Sammlung der Entscheidungen des Schweizerischen Bundesgerichts
Collection des arrêts du Tribunal fédéral suisse
Raccolta delle decisioni del Tribunale federale svizzero

BGE 82 II 77



82 II 77

11. Auszug aus dem Urteil der I. Zivilabteilung vom 31. Januar 1956
i.S. Chemosan-Union A.-G. gegen Chemosan A.-G. Regeste

    Berufung, Zulässigkeit.

    Die Klage auf Feststellung und Unterlassung unlauteren Wettbewerbs
wegen Führung einer verwechselbaren Geschäftsbezeichnung ist
eine vermögensrechtliche Streitigkeit (Art. 46 OG) (Änderung der
Rechtsprechung).

    Streitwertberechnung (Art. 36 Abs. 2 OG).

Auszug aus den Erwägungen:

    Die Klägerin bemisst den Streitwert auf einen Fr. 10'000.--
übersteigenden, im übrigen unbestimmten Betrag. Die Vorinstanz hat sich
zu dieser Frage nicht geäussert. Die Beklagte hat gegen die Angaben der
Klägerin keinen Einspruch erhoben. Die Frage des Streitwertes ist jedoch
vom Bundesgericht von Amtes wegen zu prüfen, da von ihrer Beantwortung
die Zulässigkeit der Berufung abhängt.

    Die Klage auf Unterlassung einer Geschäftsbezeichnung, weil deren
Führung durch den Beklagten einen unlauteren Wettbewerb gegenüber dem
Kläger darstelle, ist in der früheren Rechtsprechung des Bundesgerichts als
nichtvermögensrechtliche Streitigkeit betrachtet worden mit der Begründung,
es werde damit ein Persönlichkeitsrecht geltend gemacht, nämlich das
Individualrecht der im wirtschaftlichen Leben tätigen Person auf Schutz
gegen die Gefahr von Verwechslungen (BGE 37 II 412, 542, 39 II 266).

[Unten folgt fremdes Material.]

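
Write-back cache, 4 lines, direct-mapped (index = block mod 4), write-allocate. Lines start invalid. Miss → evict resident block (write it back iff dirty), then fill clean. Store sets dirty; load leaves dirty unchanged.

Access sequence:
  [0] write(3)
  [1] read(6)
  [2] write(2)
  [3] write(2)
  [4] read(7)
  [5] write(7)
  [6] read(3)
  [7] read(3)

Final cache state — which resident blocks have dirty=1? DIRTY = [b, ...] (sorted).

0: W B3 -> L3 miss  d=D]
1: R B6 -> L2 miss  d=-]
2: W B2 -> L2 miss  d=D]
3: W B2 -> L2 hit  d=D]
4: R B7 -> L3 miss wb->B3  d=-]
5: W B7 -> L3 hit  d=D]
6: R B3 -> L3 miss wb->B7  d=-]
7: R B3 -> L3 hit  d=-]

DIRTY = [2]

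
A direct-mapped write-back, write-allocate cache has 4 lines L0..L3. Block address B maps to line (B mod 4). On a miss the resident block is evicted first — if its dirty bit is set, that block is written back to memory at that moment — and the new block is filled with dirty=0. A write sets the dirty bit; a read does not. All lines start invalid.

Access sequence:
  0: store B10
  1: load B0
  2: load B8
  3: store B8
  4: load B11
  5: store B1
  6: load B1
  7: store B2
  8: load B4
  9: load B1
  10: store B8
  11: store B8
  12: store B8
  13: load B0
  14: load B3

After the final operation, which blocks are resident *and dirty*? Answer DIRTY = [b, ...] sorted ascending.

DIRTY = [1, 2]

0: W B10 → L2 miss [D]
1: R B0 → L0 miss [-]
2: R B8 → L0 miss [-]
3: W B8 → L0 hit [D]
4: R B11 → L3 miss [-]
5: W B1 → L1 miss [D]
6: R B1 → L1 hit [D]
7: W B2 → L2 miss wb→B10 [D]
8: R B4 → L0 miss wb→B8 [-]
9: R B1 → L1 hit [D]
10: W B8 → L0 miss [D]
11: W B8 → L0 hit [D]
12: W B8 → L0 hit [D]
13: R B0 → L0 miss wb→B8 [-]
14: R B3 → L3 miss [-]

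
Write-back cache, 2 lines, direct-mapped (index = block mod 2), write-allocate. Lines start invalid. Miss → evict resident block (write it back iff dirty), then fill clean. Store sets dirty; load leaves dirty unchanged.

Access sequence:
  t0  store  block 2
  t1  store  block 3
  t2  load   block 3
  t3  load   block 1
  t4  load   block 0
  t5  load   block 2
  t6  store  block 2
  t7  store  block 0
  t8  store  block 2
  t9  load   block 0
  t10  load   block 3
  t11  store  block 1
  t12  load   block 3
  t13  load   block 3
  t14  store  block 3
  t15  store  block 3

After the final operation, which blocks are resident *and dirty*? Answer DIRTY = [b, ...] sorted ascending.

0: W B2 -> L0 miss  d=D]
1: W B3 -> L1 miss  d=D]
2: R B3 -> L1 hit  d=D]
3: R B1 -> L1 miss wb->B3  d=-]
4: R B0 -> L0 miss wb->B2  d=-]
5: R B2 -> L0 miss  d=-]
6: W B2 -> L0 hit  d=D]
7: W B0 -> L0 miss wb->B2  d=D]
8: W B2 -> L0 miss wb->B0  d=D]
9: R B0 -> L0 miss wb->B2  d=-]
10: R B3 -> L1 miss  d=-]
11: W B1 -> L1 miss  d=D]
12: R B3 -> L1 miss wb->B1  d=-]
13: R B3 -> L1 hit  d=-]
14: W B3 -> L1 hit  d=D]
15: W B3 -> L1 hit  d=D]

DIRTY = [3]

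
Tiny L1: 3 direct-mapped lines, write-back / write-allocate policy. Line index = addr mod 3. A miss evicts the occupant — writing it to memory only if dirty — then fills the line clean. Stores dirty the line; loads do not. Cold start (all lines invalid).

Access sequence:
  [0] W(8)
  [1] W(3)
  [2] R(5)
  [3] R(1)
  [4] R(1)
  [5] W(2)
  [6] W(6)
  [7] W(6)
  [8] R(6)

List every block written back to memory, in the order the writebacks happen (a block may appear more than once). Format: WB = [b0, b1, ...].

WB = [8, 3]

  0 | W B8 → L2 miss [D]
  1 | W B3 → L0 miss [D]
  2 | R B5 → L2 miss wb→B8 [-]
  3 | R B1 → L1 miss [-]
  4 | R B1 → L1 hit [-]
  5 | W B2 → L2 miss [D]
  6 | W B6 → L0 miss wb→B3 [D]
  7 | W B6 → L0 hit [D]
  8 | R B6 → L0 hit [D]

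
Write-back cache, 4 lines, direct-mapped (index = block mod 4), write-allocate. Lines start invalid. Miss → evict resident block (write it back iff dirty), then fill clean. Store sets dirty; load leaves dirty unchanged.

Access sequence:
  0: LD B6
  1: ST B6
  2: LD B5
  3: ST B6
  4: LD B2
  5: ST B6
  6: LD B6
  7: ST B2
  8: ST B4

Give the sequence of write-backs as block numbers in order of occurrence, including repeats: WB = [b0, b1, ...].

0: R B6 → L2 miss [-]
1: W B6 → L2 hit [D]
2: R B5 → L1 miss [-]
3: W B6 → L2 hit [D]
4: R B2 → L2 miss wb→B6 [-]
5: W B6 → L2 miss [D]
6: R B6 → L2 hit [D]
7: W B2 → L2 miss wb→B6 [D]
8: W B4 → L0 miss [D]

WB = [6, 6]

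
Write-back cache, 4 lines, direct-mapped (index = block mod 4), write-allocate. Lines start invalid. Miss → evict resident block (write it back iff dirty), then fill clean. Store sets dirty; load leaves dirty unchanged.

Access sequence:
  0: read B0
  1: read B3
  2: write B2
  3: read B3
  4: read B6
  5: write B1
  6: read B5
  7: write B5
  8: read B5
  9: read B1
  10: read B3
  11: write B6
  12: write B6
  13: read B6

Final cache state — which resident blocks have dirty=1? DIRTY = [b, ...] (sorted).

DIRTY = [6]

  0 | R B0 → L0 miss [-]
  1 | R B3 → L3 miss [-]
  2 | W B2 → L2 miss [D]
  3 | R B3 → L3 hit [-]
  4 | R B6 → L2 miss wb→B2 [-]
  5 | W B1 → L1 miss [D]
  6 | R B5 → L1 miss wb→B1 [-]
  7 | W B5 → L1 hit [D]
  8 | R B5 → L1 hit [D]
  9 | R B1 → L1 miss wb→B5 [-]
  10 | R B3 → L3 hit [-]
  11 | W B6 → L2 hit [D]
  12 | W B6 → L2 hit [D]
  13 | R B6 → L2 hit [D]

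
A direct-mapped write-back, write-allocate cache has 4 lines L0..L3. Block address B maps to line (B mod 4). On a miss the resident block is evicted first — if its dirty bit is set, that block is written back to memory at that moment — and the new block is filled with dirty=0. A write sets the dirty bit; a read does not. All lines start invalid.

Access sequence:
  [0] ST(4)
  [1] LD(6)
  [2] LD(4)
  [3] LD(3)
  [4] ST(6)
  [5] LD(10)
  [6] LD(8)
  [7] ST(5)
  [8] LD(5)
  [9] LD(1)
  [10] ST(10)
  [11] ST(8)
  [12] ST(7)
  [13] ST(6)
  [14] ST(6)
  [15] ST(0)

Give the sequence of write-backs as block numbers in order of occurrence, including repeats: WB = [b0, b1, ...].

  0 | W B4 → L0 miss [D]
  1 | R B6 → L2 miss [-]
  2 | R B4 → L0 hit [D]
  3 | R B3 → L3 miss [-]
  4 | W B6 → L2 hit [D]
  5 | R B10 → L2 miss wb→B6 [-]
  6 | R B8 → L0 miss wb→B4 [-]
  7 | W B5 → L1 miss [D]
  8 | R B5 → L1 hit [D]
  9 | R B1 → L1 miss wb→B5 [-]
  10 | W B10 → L2 hit [D]
  11 | W B8 → L0 hit [D]
  12 | W B7 → L3 miss [D]
  13 | W B6 → L2 miss wb→B10 [D]
  14 | W B6 → L2 hit [D]
  15 | W B0 → L0 miss wb→B8 [D]

WB = [6, 4, 5, 10, 8]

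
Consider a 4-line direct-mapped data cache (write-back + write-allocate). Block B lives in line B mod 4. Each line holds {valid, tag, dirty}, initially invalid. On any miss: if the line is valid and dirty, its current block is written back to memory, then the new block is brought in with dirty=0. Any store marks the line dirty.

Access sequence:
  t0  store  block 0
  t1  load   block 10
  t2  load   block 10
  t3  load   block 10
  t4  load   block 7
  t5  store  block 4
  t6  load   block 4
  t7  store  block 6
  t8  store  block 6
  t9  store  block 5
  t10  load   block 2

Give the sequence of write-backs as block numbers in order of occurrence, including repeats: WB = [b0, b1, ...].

WB = [0, 6]

  0 | W B0 → L0 miss [D]
  1 | R B10 → L2 miss [-]
  2 | R B10 → L2 hit [-]
  3 | R B10 → L2 hit [-]
  4 | R B7 → L3 miss [-]
  5 | W B4 → L0 miss wb→B0 [D]
  6 | R B4 → L0 hit [D]
  7 | W B6 → L2 miss [D]
  8 | W B6 → L2 hit [D]
  9 | W B5 → L1 miss [D]
  10 | R B2 → L2 miss wb→B6 [-]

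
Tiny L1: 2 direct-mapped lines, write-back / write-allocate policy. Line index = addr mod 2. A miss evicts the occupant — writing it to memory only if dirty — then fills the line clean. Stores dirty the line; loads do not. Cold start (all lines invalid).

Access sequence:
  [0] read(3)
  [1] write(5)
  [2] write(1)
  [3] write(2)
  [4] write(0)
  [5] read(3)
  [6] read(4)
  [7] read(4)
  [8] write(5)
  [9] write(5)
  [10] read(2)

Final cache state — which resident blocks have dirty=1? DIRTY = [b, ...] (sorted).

DIRTY = [5]

  0 | R B3 → L1 miss [-]
  1 | W B5 → L1 miss [D]
  2 | W B1 → L1 miss wb→B5 [D]
  3 | W B2 → L0 miss [D]
  4 | W B0 → L0 miss wb→B2 [D]
  5 | R B3 → L1 miss wb→B1 [-]
  6 | R B4 → L0 miss wb→B0 [-]
  7 | R B4 → L0 hit [-]
  8 | W B5 → L1 miss [D]
  9 | W B5 → L1 hit [D]
  10 | R B2 → L0 miss [-]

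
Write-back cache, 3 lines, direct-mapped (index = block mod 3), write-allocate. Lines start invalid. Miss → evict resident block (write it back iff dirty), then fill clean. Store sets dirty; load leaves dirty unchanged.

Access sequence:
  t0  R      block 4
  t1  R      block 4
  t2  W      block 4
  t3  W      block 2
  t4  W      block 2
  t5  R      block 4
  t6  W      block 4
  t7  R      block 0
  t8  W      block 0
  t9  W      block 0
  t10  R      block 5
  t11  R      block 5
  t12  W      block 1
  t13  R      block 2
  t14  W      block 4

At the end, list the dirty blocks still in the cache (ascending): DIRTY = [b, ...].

DIRTY = [0, 4]

0: R B4 -> L1 miss  d=-]
1: R B4 -> L1 hit  d=-]
2: W B4 -> L1 hit  d=D]
3: W B2 -> L2 miss  d=D]
4: W B2 -> L2 hit  d=D]
5: R B4 -> L1 hit  d=D]
6: W B4 -> L1 hit  d=D]
7: R B0 -> L0 miss  d=-]
8: W B0 -> L0 hit  d=D]
9: W B0 -> L0 hit  d=D]
10: R B5 -> L2 miss wb->B2  d=-]
11: R B5 -> L2 hit  d=-]
12: W B1 -> L1 miss wb->B4  d=D]
13: R B2 -> L2 miss  d=-]
14: W B4 -> L1 miss wb->B1  d=D]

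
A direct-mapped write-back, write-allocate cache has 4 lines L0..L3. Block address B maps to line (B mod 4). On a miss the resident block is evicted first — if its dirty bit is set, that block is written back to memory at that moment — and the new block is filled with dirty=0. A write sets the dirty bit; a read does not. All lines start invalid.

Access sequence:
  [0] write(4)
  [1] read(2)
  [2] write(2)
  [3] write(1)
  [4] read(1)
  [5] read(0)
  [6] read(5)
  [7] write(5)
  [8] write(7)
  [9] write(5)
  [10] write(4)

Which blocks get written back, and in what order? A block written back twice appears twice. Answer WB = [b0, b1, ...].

  0 | W B4 → L0 miss [D]
  1 | R B2 → L2 miss [-]
  2 | W B2 → L2 hit [D]
  3 | W B1 → L1 miss [D]
  4 | R B1 → L1 hit [D]
  5 | R B0 → L0 miss wb→B4 [-]
  6 | R B5 → L1 miss wb→B1 [-]
  7 | W B5 → L1 hit [D]
  8 | W B7 → L3 miss [D]
  9 | W B5 → L1 hit [D]
  10 | W B4 → L0 miss [D]

WB = [4, 1]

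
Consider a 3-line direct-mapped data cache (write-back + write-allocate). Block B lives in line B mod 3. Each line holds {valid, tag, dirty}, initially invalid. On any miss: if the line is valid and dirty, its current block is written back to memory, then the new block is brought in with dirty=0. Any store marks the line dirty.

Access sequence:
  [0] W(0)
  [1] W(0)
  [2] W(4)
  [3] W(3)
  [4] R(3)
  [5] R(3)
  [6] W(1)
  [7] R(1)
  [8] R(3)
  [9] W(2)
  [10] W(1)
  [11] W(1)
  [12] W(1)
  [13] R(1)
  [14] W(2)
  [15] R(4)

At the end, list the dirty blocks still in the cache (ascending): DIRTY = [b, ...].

DIRTY = [2, 3]

0: W B0 -> L0 miss  d=D]
1: W B0 -> L0 hit  d=D]
2: W B4 -> L1 miss  d=D]
3: W B3 -> L0 miss wb->B0  d=D]
4: R B3 -> L0 hit  d=D]
5: R B3 -> L0 hit  d=D]
6: W B1 -> L1 miss wb->B4  d=D]
7: R B1 -> L1 hit  d=D]
8: R B3 -> L0 hit  d=D]
9: W B2 -> L2 miss  d=D]
10: W B1 -> L1 hit  d=D]
11: W B1 -> L1 hit  d=D]
12: W B1 -> L1 hit  d=D]
13: R B1 -> L1 hit  d=D]
14: W B2 -> L2 hit  d=D]
15: R B4 -> L1 miss wb->B1  d=-]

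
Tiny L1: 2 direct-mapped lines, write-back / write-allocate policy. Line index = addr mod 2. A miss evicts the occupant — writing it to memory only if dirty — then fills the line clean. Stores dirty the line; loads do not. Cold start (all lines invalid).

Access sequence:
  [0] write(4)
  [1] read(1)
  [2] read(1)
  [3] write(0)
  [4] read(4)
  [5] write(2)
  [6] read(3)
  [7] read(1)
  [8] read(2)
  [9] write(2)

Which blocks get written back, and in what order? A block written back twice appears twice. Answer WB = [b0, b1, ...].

WB = [4, 0]

  0 | W B4 → L0 miss [D]
  1 | R B1 → L1 miss [-]
  2 | R B1 → L1 hit [-]
  3 | W B0 → L0 miss wb→B4 [D]
  4 | R B4 → L0 miss wb→B0 [-]
  5 | W B2 → L0 miss [D]
  6 | R B3 → L1 miss [-]
  7 | R B1 → L1 miss [-]
  8 | R B2 → L0 hit [D]
  9 | W B2 → L0 hit [D]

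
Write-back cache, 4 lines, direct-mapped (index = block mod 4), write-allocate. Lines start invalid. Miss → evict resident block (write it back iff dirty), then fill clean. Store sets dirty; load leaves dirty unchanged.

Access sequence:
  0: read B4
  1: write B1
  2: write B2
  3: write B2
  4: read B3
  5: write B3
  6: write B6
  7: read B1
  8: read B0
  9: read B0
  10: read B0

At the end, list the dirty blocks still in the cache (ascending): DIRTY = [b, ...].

DIRTY = [1, 3, 6]

  0 | R B4 → L0 miss [-]
  1 | W B1 → L1 miss [D]
  2 | W B2 → L2 miss [D]
  3 | W B2 → L2 hit [D]
  4 | R B3 → L3 miss [-]
  5 | W B3 → L3 hit [D]
  6 | W B6 → L2 miss wb→B2 [D]
  7 | R B1 → L1 hit [D]
  8 | R B0 → L0 miss [-]
  9 | R B0 → L0 hit [-]
  10 | R B0 → L0 hit [-]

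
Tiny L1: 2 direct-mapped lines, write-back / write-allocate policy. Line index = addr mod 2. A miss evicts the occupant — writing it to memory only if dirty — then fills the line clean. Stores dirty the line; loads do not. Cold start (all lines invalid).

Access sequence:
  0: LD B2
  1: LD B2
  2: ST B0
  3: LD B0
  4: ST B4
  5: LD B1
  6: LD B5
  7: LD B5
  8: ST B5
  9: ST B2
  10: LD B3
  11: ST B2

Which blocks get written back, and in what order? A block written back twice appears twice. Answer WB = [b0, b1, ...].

WB = [0, 4, 5]

0: R B2 → L0 miss [-]
1: R B2 → L0 hit [-]
2: W B0 → L0 miss [D]
3: R B0 → L0 hit [D]
4: W B4 → L0 miss wb→B0 [D]
5: R B1 → L1 miss [-]
6: R B5 → L1 miss [-]
7: R B5 → L1 hit [-]
8: W B5 → L1 hit [D]
9: W B2 → L0 miss wb→B4 [D]
10: R B3 → L1 miss wb→B5 [-]
11: W B2 → L0 hit [D]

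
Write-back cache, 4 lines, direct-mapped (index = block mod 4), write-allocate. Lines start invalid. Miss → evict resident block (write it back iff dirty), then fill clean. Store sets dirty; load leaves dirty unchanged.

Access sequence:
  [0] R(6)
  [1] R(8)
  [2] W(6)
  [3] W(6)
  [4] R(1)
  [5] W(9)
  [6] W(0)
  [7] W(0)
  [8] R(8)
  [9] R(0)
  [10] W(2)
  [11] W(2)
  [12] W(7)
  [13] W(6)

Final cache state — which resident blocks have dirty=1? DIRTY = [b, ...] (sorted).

DIRTY = [6, 7, 9]

  0 | R B6 → L2 miss [-]
  1 | R B8 → L0 miss [-]
  2 | W B6 → L2 hit [D]
  3 | W B6 → L2 hit [D]
  4 | R B1 → L1 miss [-]
  5 | W B9 → L1 miss [D]
  6 | W B0 → L0 miss [D]
  7 | W B0 → L0 hit [D]
  8 | R B8 → L0 miss wb→B0 [-]
  9 | R B0 → L0 miss [-]
  10 | W B2 → L2 miss wb→B6 [D]
  11 | W B2 → L2 hit [D]
  12 | W B7 → L3 miss [D]
  13 | W B6 → L2 miss wb→B2 [D]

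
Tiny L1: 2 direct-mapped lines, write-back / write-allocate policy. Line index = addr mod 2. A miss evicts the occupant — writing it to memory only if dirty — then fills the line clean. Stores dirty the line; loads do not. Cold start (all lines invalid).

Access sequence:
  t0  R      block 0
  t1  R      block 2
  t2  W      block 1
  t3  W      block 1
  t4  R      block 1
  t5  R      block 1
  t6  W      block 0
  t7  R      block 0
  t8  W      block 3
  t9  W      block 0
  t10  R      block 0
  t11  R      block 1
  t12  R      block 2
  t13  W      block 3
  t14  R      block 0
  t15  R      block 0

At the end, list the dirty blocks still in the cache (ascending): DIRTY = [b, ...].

0: R B0 → L0 miss [-]
1: R B2 → L0 miss [-]
2: W B1 → L1 miss [D]
3: W B1 → L1 hit [D]
4: R B1 → L1 hit [D]
5: R B1 → L1 hit [D]
6: W B0 → L0 miss [D]
7: R B0 → L0 hit [D]
8: W B3 → L1 miss wb→B1 [D]
9: W B0 → L0 hit [D]
10: R B0 → L0 hit [D]
11: R B1 → L1 miss wb→B3 [-]
12: R B2 → L0 miss wb→B0 [-]
13: W B3 → L1 miss [D]
14: R B0 → L0 miss [-]
15: R B0 → L0 hit [-]

DIRTY = [3]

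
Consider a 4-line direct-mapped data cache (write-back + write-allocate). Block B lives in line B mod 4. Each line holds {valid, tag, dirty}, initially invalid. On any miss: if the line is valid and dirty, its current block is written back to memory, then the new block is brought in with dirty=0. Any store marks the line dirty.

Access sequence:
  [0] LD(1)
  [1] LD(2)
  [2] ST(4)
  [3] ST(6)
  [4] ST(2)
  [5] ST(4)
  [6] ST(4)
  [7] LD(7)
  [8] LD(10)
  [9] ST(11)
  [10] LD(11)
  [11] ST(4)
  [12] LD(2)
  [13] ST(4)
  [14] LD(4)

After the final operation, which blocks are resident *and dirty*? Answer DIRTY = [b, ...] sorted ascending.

DIRTY = [4, 11]

0: R B1 → L1 miss [-]
1: R B2 → L2 miss [-]
2: W B4 → L0 miss [D]
3: W B6 → L2 miss [D]
4: W B2 → L2 miss wb→B6 [D]
5: W B4 → L0 hit [D]
6: W B4 → L0 hit [D]
7: R B7 → L3 miss [-]
8: R B10 → L2 miss wb→B2 [-]
9: W B11 → L3 miss [D]
10: R B11 → L3 hit [D]
11: W B4 → L0 hit [D]
12: R B2 → L2 miss [-]
13: W B4 → L0 hit [D]
14: R B4 → L0 hit [D]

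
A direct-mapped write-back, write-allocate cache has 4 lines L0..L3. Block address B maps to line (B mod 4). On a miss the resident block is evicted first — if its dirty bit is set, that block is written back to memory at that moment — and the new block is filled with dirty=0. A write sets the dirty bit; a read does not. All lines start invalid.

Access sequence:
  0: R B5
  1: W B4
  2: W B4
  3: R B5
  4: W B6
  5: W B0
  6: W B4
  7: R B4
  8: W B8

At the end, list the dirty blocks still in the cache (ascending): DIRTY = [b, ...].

  0 | R B5 → L1 miss [-]
  1 | W B4 → L0 miss [D]
  2 | W B4 → L0 hit [D]
  3 | R B5 → L1 hit [-]
  4 | W B6 → L2 miss [D]
  5 | W B0 → L0 miss wb→B4 [D]
  6 | W B4 → L0 miss wb→B0 [D]
  7 | R B4 → L0 hit [D]
  8 | W B8 → L0 miss wb→B4 [D]

DIRTY = [6, 8]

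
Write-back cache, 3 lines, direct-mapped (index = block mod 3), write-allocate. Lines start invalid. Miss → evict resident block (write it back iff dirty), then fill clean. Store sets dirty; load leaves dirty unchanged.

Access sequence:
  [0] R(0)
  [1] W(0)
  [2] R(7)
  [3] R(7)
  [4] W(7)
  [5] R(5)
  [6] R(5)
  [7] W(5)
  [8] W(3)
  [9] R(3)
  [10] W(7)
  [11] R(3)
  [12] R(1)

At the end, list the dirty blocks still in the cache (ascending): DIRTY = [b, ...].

  0 | R B0 → L0 miss [-]
  1 | W B0 → L0 hit [D]
  2 | R B7 → L1 miss [-]
  3 | R B7 → L1 hit [-]
  4 | W B7 → L1 hit [D]
  5 | R B5 → L2 miss [-]
  6 | R B5 → L2 hit [-]
  7 | W B5 → L2 hit [D]
  8 | W B3 → L0 miss wb→B0 [D]
  9 | R B3 → L0 hit [D]
  10 | W B7 → L1 hit [D]
  11 | R B3 → L0 hit [D]
  12 | R B1 → L1 miss wb→B7 [-]

DIRTY = [3, 5]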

    Das geltende Wettbewerbsrecht knüpft jedoch nicht mehr an
das Persönlichkeitsrecht an. Es erblickt das Wesen des unlauteren
Wettbewerbes vielmehr im Missbrauch des Rechts zum freien wirtschaftlichen
Wettbewerb (BGE 72 II 393). Der Streit darüber, ob die Verwendung einer
Geschäftsbezeichnung eine unlautere Wettbewerbshandlung darstelle, kann
deshalb nicht mehr als nichtvermögensrechtliche Streitigkeit im Sinne
des Art. 44 OG aufgefasst werden; denn auf das Mittel, dessen sich
ein Mitbewerber im wirtschaftlichen Wettbewerb in missbräuchlicher
Weise bedient, kann für die Entscheidung über die Rechtsnatur des
Abwehranspruches nichts ankommen. Auch bei einem Streit dieser Art hat
man es daher mit einer vermögensrechtlichen Streitigkeit im Sinne von
Art. 46 OG zu tun, und zwar selbst wenn der Kläger nicht Schadenersatz in
Form einer Geldleistung verlangt, sondern die Klage wie hier lediglich
auf Feststellung und Unterlassung der unlauteren Wettbewerbshandlungen
gerichtet ist. Die Schätzung des Geldwertes eines solchen Feststellungs-
und Unterlassungsanspruches mag gelegentlich schwierig sein; aber das
reicht nach ständiger Rechtsprechung nicht dafür aus, die Schätzbarkeit
überhaupt zu verneinen (BGE 74 II 44, 66 II 47). Massgebend ist, dass
der Rechtsgrund des streitigen Anspruchs letzten Endes im Vermögensrechte
ruht. Das ist aber bei allen Ansprüchen aus unlauterem Wettbewerb der Fall,
da mit ihnen den wirtschaftlich nachteiligen Folgen entgegengetreten werden
soll, denen sich der vom Missbrauch der Wettbewerbsfreiheit betroffene
Geschäftsmann ausgesetzt sieht.

    Da die Klage nicht auf Bezahlung einer bestimmten Geldsumme, sondern
auf Feststellung und Unterlassung von unlauteren Wettbewerbshandlungen
geht, ist gemäss Art. 36 Abs. 2 OG der Streitwert vom Bundesgericht
nach freiem Ermessen zu ermitteln. Dabei ist davon auszugehen, dass
die Klägerin behauptet, die Firma der Beklagten wirke sich wegen ihrer
Verwechselbarkeit mit der klägerischen Geschäftsbezeichnung nachteilig
auf die Geschäftstätigkeit der Klägerin aus, indem die Gefahr bestehe,
dass dieser infolge von Verwechslungen Geschäfte entgehen könnten. Wie
aus den Akten hervorgeht, belief sich der Umsatz der Klägerin in der
Schweiz in den letzten Jahren vor der Firmaänderung der Beklagten,
d.h. 1940-1945, auf Fr. 40'000.-- bis 44'000.--. Wenn nun der Klägerin
infolge von Verwechslungen der beiden Unternehmen jährlich auch nur
Geschäfte im Umfang von Fr. 1000.-- entgehen sollten, so würde sich bei
unbeschränktem Andauern des von ihr gerügten Zustandes schon im Laufe
von 10 Jahren ein Umsatzausfall von Fr. 10'000.-- ergeben. Unter diesen
Umständen kann es deshalb nicht zweifelhaft sein, dass der Streitwert
der klägerischen Begehren die nach Art. 62 Abs. 1 OG für das mündliche
Berufungsverfahren erforderliche Summe von Fr. 8000.-- übersteigt. Die
Berufung ist somit zulässig.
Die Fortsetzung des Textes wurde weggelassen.